私が日本に戻って来て、よく受ける質問があります。それは「なぜ世界宣教をするのですか? 日本の教会も人がいなくて大変なのに、日本での伝道のほうが先なのでは?」といったものです。そのような疑問を持つ方が結構多いことに気が付きました。そして、そのような質問に対して、一言で答えるのが難しくて、とても苦労しました。そこで、この質問について、ここで答えてみたいと思います。

1、キリストのからだの一器官

(第1コリント12:21)目が手に向かって「あなたはいらない」と言うことはできないし、頭が足に向かって「あなたがたはいらない」と言うこともできません。

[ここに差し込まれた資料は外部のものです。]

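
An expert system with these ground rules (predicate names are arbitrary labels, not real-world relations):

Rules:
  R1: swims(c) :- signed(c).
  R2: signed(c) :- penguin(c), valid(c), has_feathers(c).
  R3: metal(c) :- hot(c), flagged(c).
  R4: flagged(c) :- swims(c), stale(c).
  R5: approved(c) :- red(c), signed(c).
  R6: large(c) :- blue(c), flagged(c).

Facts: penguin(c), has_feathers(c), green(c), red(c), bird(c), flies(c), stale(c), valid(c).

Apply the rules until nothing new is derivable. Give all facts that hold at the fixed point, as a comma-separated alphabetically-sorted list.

Round 1: R2 [signed(c) :- penguin(c), valid(c), has_feathers(c).]. Adds signed(c).
Round 2: R1 [swims(c) :- signed(c).]; R5 [approved(c) :- red(c), signed(c).]. Adds swims(c), approved(c).
Round 3: R4 [flagged(c) :- swims(c), stale(c).]. Adds flagged(c).

approved(c), bird(c), flagged(c), flies(c), green(c), has_feathers(c), penguin(c), red(c), signed(c), stale(c), swims(c), valid(c)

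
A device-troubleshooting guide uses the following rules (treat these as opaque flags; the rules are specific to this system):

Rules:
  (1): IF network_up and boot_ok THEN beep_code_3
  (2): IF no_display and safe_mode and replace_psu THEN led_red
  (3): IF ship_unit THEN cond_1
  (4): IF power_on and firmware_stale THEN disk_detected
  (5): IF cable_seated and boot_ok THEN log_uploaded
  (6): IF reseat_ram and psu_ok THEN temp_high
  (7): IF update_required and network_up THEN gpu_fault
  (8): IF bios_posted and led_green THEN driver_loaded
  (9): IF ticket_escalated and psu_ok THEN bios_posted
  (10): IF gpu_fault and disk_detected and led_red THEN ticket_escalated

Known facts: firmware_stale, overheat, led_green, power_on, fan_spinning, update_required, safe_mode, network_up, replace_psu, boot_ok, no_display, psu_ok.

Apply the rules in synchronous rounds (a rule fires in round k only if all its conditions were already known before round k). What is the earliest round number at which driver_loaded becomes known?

4

Round 1: (1) [IF network_up and boot_ok THEN beep_code_3]; (2) [IF no_display and safe_mode and replace_psu THEN led_red]; (4) [IF power_on and firmware_stale THEN disk_detected]; (7) [IF update_required and network_up THEN gpu_fault]. Adds beep_code_3, led_red, disk_detected, gpu_fault.
Round 2: (10) [IF gpu_fault and disk_detected and led_red THEN ticket_escalated]. Adds ticket_escalated.
Round 3: (9) [IF ticket_escalated and psu_ok THEN bios_posted]. Adds bios_posted.
Round 4: (8) [IF bios_posted and led_green THEN driver_loaded]. Adds driver_loaded.
driver_loaded first appears in round 4.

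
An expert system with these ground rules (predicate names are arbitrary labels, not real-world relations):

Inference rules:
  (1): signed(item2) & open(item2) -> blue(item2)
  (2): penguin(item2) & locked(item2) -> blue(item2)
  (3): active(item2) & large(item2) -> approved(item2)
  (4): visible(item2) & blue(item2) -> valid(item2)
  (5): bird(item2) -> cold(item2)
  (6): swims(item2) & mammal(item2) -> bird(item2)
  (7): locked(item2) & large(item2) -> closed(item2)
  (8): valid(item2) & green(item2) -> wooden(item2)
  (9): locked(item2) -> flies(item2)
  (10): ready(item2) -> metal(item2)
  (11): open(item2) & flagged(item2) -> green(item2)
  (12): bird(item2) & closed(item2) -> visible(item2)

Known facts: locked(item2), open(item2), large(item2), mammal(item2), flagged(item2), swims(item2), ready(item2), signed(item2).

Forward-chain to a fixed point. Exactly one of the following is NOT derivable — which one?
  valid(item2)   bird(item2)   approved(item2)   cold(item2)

approved(item2)

Round 1: (1) [signed(item2) & open(item2) -> blue(item2)]; (6) [swims(item2) & mammal(item2) -> bird(item2)]; (7) [locked(item2) & large(item2) -> closed(item2)]; (9) [locked(item2) -> flies(item2)]; (10) [ready(item2) -> metal(item2)]; (11) [open(item2) & flagged(item2) -> green(item2)]. Adds blue(item2), bird(item2), closed(item2), flies(item2), metal(item2), green(item2).
Round 2: (5) [bird(item2) -> cold(item2)]; (12) [bird(item2) & closed(item2) -> visible(item2)]. Adds cold(item2), visible(item2).
Round 3: (4) [visible(item2) & blue(item2) -> valid(item2)]. Adds valid(item2).
Round 4: (8) [valid(item2) & green(item2) -> wooden(item2)]. Adds wooden(item2).
Derived: cold(item2) (round 2), bird(item2) (round 1), valid(item2) (round 3). approved(item2) never appears in any round.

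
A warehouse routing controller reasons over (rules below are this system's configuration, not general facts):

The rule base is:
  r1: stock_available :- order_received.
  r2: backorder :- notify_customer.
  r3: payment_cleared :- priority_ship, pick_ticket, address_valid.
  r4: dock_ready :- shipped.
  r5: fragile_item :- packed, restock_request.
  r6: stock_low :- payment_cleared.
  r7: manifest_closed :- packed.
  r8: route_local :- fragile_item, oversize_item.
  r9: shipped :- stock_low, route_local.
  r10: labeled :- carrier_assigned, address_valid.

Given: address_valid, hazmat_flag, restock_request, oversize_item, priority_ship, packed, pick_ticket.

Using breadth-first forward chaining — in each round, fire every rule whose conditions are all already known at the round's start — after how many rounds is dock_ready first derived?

Round 1: r3 [payment_cleared :- priority_ship, pick_ticket, address_valid.]; r5 [fragile_item :- packed, restock_request.]; r7 [manifest_closed :- packed.]. New: payment_cleared, fragile_item, manifest_closed.
Round 2: r6 [stock_low :- payment_cleared.]; r8 [route_local :- fragile_item, oversize_item.]. New: stock_low, route_local.
Round 3: r9 [shipped :- stock_low, route_local.]. New: shipped.
Round 4: r4 [dock_ready :- shipped.]. New: dock_ready.
dock_ready first appears in round 4.

4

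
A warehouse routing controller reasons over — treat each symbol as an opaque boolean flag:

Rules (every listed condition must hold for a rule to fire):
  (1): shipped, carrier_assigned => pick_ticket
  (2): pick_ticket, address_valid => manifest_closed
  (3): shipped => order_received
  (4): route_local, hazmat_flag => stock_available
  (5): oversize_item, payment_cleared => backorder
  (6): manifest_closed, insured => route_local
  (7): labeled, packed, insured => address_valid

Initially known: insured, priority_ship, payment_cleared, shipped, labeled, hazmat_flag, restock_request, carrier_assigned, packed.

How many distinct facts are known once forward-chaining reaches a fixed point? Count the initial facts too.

Round 1 — (1), (3), (7), derive pick_ticket, order_received, address_valid.
Round 2 — (2), derive manifest_closed.
Round 3 — (6), derive route_local.
Round 4 — (4), derive stock_available.
Closure: {address_valid, carrier_assigned, hazmat_flag, insured, labeled, manifest_closed, order_received, packed, payment_cleared, pick_ticket, priority_ship, restock_request, route_local, shipped, stock_available} — 15 facts.

15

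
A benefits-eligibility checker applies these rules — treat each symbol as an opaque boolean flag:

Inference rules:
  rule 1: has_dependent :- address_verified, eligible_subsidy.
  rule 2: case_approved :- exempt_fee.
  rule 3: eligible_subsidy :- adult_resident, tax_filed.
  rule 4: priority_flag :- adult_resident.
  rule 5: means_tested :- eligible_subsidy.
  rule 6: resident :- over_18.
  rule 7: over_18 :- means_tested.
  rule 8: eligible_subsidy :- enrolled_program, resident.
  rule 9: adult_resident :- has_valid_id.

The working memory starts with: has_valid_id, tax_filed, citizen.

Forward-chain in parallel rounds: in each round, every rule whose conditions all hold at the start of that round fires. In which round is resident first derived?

Round 1: rule 9 [adult_resident :- has_valid_id.]. Adds adult_resident.
Round 2: rule 3 [eligible_subsidy :- adult_resident, tax_filed.]; rule 4 [priority_flag :- adult_resident.]. Adds eligible_subsidy, priority_flag.
Round 3: rule 5 [means_tested :- eligible_subsidy.]. Adds means_tested.
Round 4: rule 7 [over_18 :- means_tested.]. Adds over_18.
Round 5: rule 6 [resident :- over_18.]. Adds resident.
resident first appears in round 5.

5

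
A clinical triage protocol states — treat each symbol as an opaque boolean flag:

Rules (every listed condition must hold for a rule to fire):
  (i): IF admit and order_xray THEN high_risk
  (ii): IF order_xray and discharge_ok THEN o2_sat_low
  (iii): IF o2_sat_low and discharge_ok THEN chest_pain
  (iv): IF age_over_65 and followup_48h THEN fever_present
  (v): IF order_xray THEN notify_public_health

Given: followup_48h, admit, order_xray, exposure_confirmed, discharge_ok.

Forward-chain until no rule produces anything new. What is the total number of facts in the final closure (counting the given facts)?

Round 1: (i) [IF admit and order_xray THEN high_risk]; (ii) [IF order_xray and discharge_ok THEN o2_sat_low]; (v) [IF order_xray THEN notify_public_health]. New: high_risk, o2_sat_low, notify_public_health.
Round 2: (iii) [IF o2_sat_low and discharge_ok THEN chest_pain]. New: chest_pain.
Closure: {admit, chest_pain, discharge_ok, exposure_confirmed, followup_48h, high_risk, notify_public_health, o2_sat_low, order_xray} — 9 facts.

9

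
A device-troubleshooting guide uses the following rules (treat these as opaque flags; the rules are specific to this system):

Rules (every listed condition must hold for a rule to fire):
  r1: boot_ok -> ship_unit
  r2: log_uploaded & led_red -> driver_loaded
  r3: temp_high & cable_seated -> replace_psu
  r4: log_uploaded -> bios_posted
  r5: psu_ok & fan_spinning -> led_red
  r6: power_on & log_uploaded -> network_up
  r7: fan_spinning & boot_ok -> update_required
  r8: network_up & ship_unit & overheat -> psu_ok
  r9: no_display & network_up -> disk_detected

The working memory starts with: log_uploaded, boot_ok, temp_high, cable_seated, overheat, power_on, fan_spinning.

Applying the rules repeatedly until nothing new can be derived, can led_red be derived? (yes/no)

[1] r1 [boot_ok -> ship_unit]; r3 [temp_high & cable_seated -> replace_psu]; r4 [log_uploaded -> bios_posted]; r6 [power_on & log_uploaded -> network_up]; r7 [fan_spinning & boot_ok -> update_required]. ⇒ new: ship_unit, replace_psu, bios_posted, network_up, update_required.
[2] r8 [network_up & ship_unit & overheat -> psu_ok]. ⇒ new: psu_ok.
[3] r5 [psu_ok & fan_spinning -> led_red]. ⇒ new: led_red.
[4] r2 [log_uploaded & led_red -> driver_loaded]. ⇒ new: driver_loaded.
led_red appears in round 3, so it is derivable.

yes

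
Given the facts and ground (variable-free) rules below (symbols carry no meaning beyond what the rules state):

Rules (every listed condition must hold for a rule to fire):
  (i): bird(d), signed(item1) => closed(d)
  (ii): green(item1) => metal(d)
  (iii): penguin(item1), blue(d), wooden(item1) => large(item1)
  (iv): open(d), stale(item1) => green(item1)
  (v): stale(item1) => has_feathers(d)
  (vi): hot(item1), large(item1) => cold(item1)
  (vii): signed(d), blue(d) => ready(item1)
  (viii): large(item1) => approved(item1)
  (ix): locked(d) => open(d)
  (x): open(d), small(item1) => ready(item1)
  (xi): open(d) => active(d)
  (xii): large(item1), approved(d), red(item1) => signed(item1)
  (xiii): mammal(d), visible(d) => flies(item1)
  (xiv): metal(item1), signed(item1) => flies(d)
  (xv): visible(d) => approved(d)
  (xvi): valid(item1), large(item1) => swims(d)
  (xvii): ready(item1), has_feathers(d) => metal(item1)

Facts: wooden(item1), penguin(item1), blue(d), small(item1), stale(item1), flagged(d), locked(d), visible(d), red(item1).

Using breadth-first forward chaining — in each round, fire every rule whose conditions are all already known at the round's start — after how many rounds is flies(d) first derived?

Round 1 fires (iii), (v), (ix), (xv), giving large(item1), has_feathers(d), open(d), approved(d).
Round 2 fires (iv), (viii), (x), (xi), (xii), giving green(item1), approved(item1), ready(item1), active(d), signed(item1).
Round 3 fires (ii), (xvii), giving metal(d), metal(item1).
Round 4 fires (xiv), giving flies(d).
flies(d) first appears in round 4.

4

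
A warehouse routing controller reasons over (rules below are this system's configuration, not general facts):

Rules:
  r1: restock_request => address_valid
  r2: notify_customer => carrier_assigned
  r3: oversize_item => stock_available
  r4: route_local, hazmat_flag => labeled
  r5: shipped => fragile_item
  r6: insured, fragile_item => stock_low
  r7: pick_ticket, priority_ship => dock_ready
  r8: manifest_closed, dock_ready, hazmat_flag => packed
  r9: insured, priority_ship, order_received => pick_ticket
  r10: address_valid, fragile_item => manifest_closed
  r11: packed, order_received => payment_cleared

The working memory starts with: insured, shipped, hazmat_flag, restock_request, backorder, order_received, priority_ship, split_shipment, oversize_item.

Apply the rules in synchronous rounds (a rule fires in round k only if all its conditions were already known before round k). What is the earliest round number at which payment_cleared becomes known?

Round 1 — r1, r3, r5, r9, derive address_valid, stock_available, fragile_item, pick_ticket.
Round 2 — r6, r7, r10, derive stock_low, dock_ready, manifest_closed.
Round 3 — r8, derive packed.
Round 4 — r11, derive payment_cleared.
payment_cleared first appears in round 4.

4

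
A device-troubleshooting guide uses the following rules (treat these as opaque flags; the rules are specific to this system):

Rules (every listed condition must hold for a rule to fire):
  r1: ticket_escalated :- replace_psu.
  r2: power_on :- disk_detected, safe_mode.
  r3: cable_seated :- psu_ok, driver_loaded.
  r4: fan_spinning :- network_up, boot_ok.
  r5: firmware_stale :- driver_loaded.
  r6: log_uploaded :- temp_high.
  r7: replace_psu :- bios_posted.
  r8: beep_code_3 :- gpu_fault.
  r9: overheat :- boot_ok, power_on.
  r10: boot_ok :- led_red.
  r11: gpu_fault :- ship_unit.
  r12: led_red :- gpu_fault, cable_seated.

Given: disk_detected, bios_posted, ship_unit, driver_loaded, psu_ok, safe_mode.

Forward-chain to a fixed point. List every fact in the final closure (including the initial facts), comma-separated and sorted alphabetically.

beep_code_3, bios_posted, boot_ok, cable_seated, disk_detected, driver_loaded, firmware_stale, gpu_fault, led_red, overheat, power_on, psu_ok, replace_psu, safe_mode, ship_unit, ticket_escalated

Round 1: r2 [power_on :- disk_detected, safe_mode.]; r3 [cable_seated :- psu_ok, driver_loaded.]; r5 [firmware_stale :- driver_loaded.]; r7 [replace_psu :- bios_posted.]; r11 [gpu_fault :- ship_unit.]. New: power_on, cable_seated, firmware_stale, replace_psu, gpu_fault.
Round 2: r1 [ticket_escalated :- replace_psu.]; r8 [beep_code_3 :- gpu_fault.]; r12 [led_red :- gpu_fault, cable_seated.]. New: ticket_escalated, beep_code_3, led_red.
Round 3: r10 [boot_ok :- led_red.]. New: boot_ok.
Round 4: r9 [overheat :- boot_ok, power_on.]. New: overheat.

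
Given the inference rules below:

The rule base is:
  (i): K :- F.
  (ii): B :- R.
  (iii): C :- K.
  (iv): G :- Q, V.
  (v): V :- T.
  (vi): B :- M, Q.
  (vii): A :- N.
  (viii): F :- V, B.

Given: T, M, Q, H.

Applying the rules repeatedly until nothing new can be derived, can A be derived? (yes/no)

Round 1: (v) [V :- T.]; (vi) [B :- M, Q.]. New: V, B.
Round 2: (iv) [G :- Q, V.]; (viii) [F :- V, B.]. New: G, F.
Round 3: (i) [K :- F.]. New: K.
Round 4: (iii) [C :- K.]. New: C.
Fixed point reached. A is concluded only by (vii); (vii) needs N (never derived).

no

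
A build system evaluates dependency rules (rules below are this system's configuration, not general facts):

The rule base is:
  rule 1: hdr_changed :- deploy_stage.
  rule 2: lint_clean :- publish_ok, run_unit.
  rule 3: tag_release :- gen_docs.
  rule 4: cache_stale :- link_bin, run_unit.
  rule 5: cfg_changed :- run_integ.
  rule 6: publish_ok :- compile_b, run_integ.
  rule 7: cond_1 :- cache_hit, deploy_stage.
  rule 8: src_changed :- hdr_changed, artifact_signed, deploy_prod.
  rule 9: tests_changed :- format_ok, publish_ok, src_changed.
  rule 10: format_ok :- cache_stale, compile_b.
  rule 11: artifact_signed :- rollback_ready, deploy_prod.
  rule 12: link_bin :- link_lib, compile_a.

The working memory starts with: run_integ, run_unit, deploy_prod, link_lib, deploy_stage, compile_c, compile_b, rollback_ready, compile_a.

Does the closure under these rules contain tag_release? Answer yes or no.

Round 1 fires rule 1, rule 5, rule 6, rule 11, rule 12, giving hdr_changed, cfg_changed, publish_ok, artifact_signed, link_bin.
Round 2 fires rule 2, rule 4, rule 8, giving lint_clean, cache_stale, src_changed.
Round 3 fires rule 10, giving format_ok.
Round 4 fires rule 9, giving tests_changed.
Fixed point reached. tag_release is concluded only by rule 3; rule 3 needs gen_docs (never derived).

no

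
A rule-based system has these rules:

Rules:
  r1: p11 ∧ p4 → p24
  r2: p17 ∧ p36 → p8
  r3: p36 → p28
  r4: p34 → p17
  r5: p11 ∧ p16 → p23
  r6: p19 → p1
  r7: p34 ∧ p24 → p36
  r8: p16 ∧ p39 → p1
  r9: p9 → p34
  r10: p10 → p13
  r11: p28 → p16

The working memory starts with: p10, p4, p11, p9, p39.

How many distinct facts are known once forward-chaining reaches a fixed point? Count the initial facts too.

15

[1] r1 [p11 ∧ p4 → p24]; r9 [p9 → p34]; r10 [p10 → p13]. ⇒ new: p24, p34, p13.
[2] r4 [p34 → p17]; r7 [p34 ∧ p24 → p36]. ⇒ new: p17, p36.
[3] r2 [p17 ∧ p36 → p8]; r3 [p36 → p28]. ⇒ new: p8, p28.
[4] r11 [p28 → p16]. ⇒ new: p16.
[5] r5 [p11 ∧ p16 → p23]; r8 [p16 ∧ p39 → p1]. ⇒ new: p23, p1.
Closure: {p1, p10, p11, p13, p16, p17, p23, p24, p28, p34, p36, p39, p4, p8, p9} — 15 facts.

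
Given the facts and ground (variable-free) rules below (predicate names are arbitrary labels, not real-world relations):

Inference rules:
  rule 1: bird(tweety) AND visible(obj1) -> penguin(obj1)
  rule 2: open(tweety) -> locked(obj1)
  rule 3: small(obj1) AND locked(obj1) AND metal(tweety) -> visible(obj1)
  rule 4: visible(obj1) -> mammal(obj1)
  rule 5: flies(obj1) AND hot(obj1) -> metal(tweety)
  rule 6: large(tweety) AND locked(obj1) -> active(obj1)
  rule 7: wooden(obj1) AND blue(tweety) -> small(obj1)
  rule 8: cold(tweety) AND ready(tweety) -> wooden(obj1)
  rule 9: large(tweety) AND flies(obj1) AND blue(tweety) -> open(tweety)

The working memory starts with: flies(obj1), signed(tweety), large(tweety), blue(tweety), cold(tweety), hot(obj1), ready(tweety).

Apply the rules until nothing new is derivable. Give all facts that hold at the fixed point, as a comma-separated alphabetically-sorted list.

active(obj1), blue(tweety), cold(tweety), flies(obj1), hot(obj1), large(tweety), locked(obj1), mammal(obj1), metal(tweety), open(tweety), ready(tweety), signed(tweety), small(obj1), visible(obj1), wooden(obj1)

Round 1: rule 5 [flies(obj1) AND hot(obj1) -> metal(tweety)]; rule 8 [cold(tweety) AND ready(tweety) -> wooden(obj1)]; rule 9 [large(tweety) AND flies(obj1) AND blue(tweety) -> open(tweety)]. New: metal(tweety), wooden(obj1), open(tweety).
Round 2: rule 2 [open(tweety) -> locked(obj1)]; rule 7 [wooden(obj1) AND blue(tweety) -> small(obj1)]. New: locked(obj1), small(obj1).
Round 3: rule 3 [small(obj1) AND locked(obj1) AND metal(tweety) -> visible(obj1)]; rule 6 [large(tweety) AND locked(obj1) -> active(obj1)]. New: visible(obj1), active(obj1).
Round 4: rule 4 [visible(obj1) -> mammal(obj1)]. New: mammal(obj1).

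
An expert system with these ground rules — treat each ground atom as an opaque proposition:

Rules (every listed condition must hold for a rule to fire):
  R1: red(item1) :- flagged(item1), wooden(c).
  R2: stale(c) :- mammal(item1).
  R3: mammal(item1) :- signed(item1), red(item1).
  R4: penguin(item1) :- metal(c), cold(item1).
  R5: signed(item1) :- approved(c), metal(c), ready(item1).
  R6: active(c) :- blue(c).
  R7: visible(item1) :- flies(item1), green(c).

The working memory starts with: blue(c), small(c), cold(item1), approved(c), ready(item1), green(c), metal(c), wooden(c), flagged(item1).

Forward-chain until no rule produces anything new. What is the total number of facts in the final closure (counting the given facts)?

Round 1 — R1, R4, R5, R6, derive red(item1), penguin(item1), signed(item1), active(c).
Round 2 — R3, derive mammal(item1).
Round 3 — R2, derive stale(c).
Closure: {active(c), approved(c), blue(c), cold(item1), flagged(item1), green(c), mammal(item1), metal(c), penguin(item1), ready(item1), red(item1), signed(item1), small(c), stale(c), wooden(c)} — 15 facts.

15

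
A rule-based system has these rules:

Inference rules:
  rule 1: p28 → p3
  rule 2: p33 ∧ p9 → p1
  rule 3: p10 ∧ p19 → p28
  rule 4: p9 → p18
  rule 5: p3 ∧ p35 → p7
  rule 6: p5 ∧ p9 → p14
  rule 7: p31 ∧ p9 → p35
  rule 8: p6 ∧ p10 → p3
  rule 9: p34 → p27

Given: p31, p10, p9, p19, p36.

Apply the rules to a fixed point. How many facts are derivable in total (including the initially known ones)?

Round 1 fires rule 3, rule 4, rule 7, giving p28, p18, p35.
Round 2 fires rule 1, giving p3.
Round 3 fires rule 5, giving p7.
Closure: {p10, p18, p19, p28, p3, p31, p35, p36, p7, p9} — 10 facts.

10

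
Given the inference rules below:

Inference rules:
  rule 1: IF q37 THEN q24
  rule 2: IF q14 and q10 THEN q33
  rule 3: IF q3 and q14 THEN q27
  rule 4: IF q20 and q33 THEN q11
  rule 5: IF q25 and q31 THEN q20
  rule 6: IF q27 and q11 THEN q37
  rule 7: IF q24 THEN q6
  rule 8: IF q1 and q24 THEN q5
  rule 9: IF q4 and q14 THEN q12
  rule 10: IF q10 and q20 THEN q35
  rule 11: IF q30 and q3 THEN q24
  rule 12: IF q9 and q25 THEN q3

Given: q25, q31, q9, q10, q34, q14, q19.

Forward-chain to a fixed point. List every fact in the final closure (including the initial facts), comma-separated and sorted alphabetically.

Round 1 fires rule 2, rule 5, rule 12, giving q33, q20, q3.
Round 2 fires rule 3, rule 4, rule 10, giving q27, q11, q35.
Round 3 fires rule 6, giving q37.
Round 4 fires rule 1, giving q24.
Round 5 fires rule 7, giving q6.

q10, q11, q14, q19, q20, q24, q25, q27, q3, q31, q33, q34, q35, q37, q6, q9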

私たちクリスチャンはみな、キリストのからだの中の一器官です。各器官は、それぞれ役割があって、みな違います。そして、違っていていいのです。それぞれがみな必要で、大切な役割をしています。一方が一方に向かって、「そんな働きは必要ない」と言うことはできません。

神様は、キリストの御国のための、大きな神の軍隊を動かしておられます。ある人は陸軍、ある人は海軍、ある人は前線でパラシュート部隊、ある人は後方支援、どれも必要であり、どちらか一方が大切、というものではありません。色々な働きがあってよいのです。ある人は日本国内での働き、ある人は海外での働きに召されています。それぞれが、主の召しに従って、自分の任務を忠実に果たすことが大切です。主がある人を宣教の働きに召したのに、他の人がその召しを否定することはできないのです。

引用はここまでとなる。